Osbourn’s Spring Musical: You Have to BEE There!

This Thursday is Osbourn’s Theatre Department’s opening night of this year’s spring musical, 25th Annual Putnam County Spelling Bee. It is a comedic show about middle schoolers facing the hardest challenge of their lives, a spelling bee. Throughout this show you grow fond of these eccentric kids and may even begin to relate to the stories which brought them to where they are. The music and lyrics were written by William Finn and the book (the interactions outside of songs) was written by Rachel Sheinkin.  

Spelling Bee is a playful, fun, and irreverent musical. It really challenges the cast and crew to connect with their inner child. They had to let go of shame and other anxieties that keep us from performing,” said director Mr. Kite.

Musicals are definitely a tough task to take on. They require a lot more work from everyone involved. 

“This show is very vocally demanding. Our student choreographers have choreographed difficult dances. Musicals are inherently complex endeavors due to their multidisciplinary nature and can be very difficult to manage, but there is also a deep silliness in this play,” he added.

Senior Xander Ramirez who is playing two roles in this show is very excited to show off all of the work they have put in.

“It has been a blast! I’ve made new friends and it has been a challenge, but if it was easy then it would be boring,” he said. 

They have been rehearsing for over two months. Rehearsals can range from two to five hours and have to cover multiple areas. Often each rehearsal focuses on a specific area such as choreography, vocals, acting, and tech. 

The first few weeks were dedicated to choreography. Laniya Hodge and Ryan Wescott, both who are also in the play. They spent hours of their free time planning the choreography and then taught it at rehearsals. They even made recordings of themselves doing the dances so the actors could practice at home as well. 

“It has been really fun! These songs and this musical, specifically, allow for a lot more personality in the choreography. I was able to think less about making technical moves, and more about moves that make sense with the characters and what is happening in the song or storyline,” said Wescott.

Then with vocals, one of the other actors Natalie Shelton helped with the guidance of Mr. Kite. She led vocal warm-ups, helped decipher parts in background vocals, and recorded each of the different parts on the piano so the actors, again, can continue to practice at home.

” I actually enjoyed the process because it was rewarding to teach parts to people so they could sound good as a whole. It can be frustrating when they don’t practice it, but I enjoy teaching it because any way I can help is appreciated,” she said.
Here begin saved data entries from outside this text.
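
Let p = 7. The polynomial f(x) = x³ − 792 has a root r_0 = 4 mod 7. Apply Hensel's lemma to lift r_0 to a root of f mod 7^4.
r_3 = 2265 (mod 2401)

Hensel: r_{i+1} = r_i − f(r_i)/f′(r_i) mod 7^{i+2}, where f′(x) = 3x². Iterate:
  r_0 = 4 (mod 7)
  r_1 = 11 (mod 49)
  r_2 = 207 (mod 343)
  r_3 = 2265 (mod 2401)
Final: r = 2265 with f(r) ≡ 0 mod 7^4.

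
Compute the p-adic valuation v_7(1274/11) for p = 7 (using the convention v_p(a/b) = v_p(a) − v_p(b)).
v_7(1274/11) = 2

Factor powers of 7 from the numerator and denominator of the reduced fraction: 1274 = 7^2 · 26 and 11 = 7^0 · 11. Apply v_p(a/b) = v_p(a) − v_p(b): v_7(1274/11) = 2 − 0 = 2.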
As for acting, the actors have not only had to memorize lines, but also song lyrics, notes, and choreography. It is not an easy task. 

“I definitely struggle with learning lines at first, especially with all of the other classes I am taking, so I studied them and listened to the soundtrack repetitively,” said Angelina Matamala.

“My biggest challenge to overcome was getting comfortable with singing around Center Stage students. They are immensely talented and sing competitively, so to have to sing for a show, which is the only reason I do it, in front of them where they are all watching was certainly worrying at first. But, seeing as we’ve gotten this far, I’m not all that concerned about it anymore,” added Liam Sutphin.

They were directed by Mr. Kite who guided them through character choices, blocking, and everything else related to the musical.

“I look forward to rehearsal every day. Not only are my students talented, hardworking, and impressive, but good people learning to be better people and better themselves,” he said.

Most recently, tech and the band have been implemented into the show and it is really coming together. Mr. Wassum, band director and teacher, has been conducting a group to play the accompaniment. People involved with tech are adding lights, managing sound, and helping with props. 

All of these aspects are connected and are especially important to get right in a musical. If one part of the group is off it affects everyone. It not only takes hard work but team work. 

Show dates are April 20-22 at 7:30 each night. Students in MCPS district get tickets for free. General Admission is 15 dollars and tickets for staff members are 12. So, come out to support the theatre department and have a night full of epic entertainment.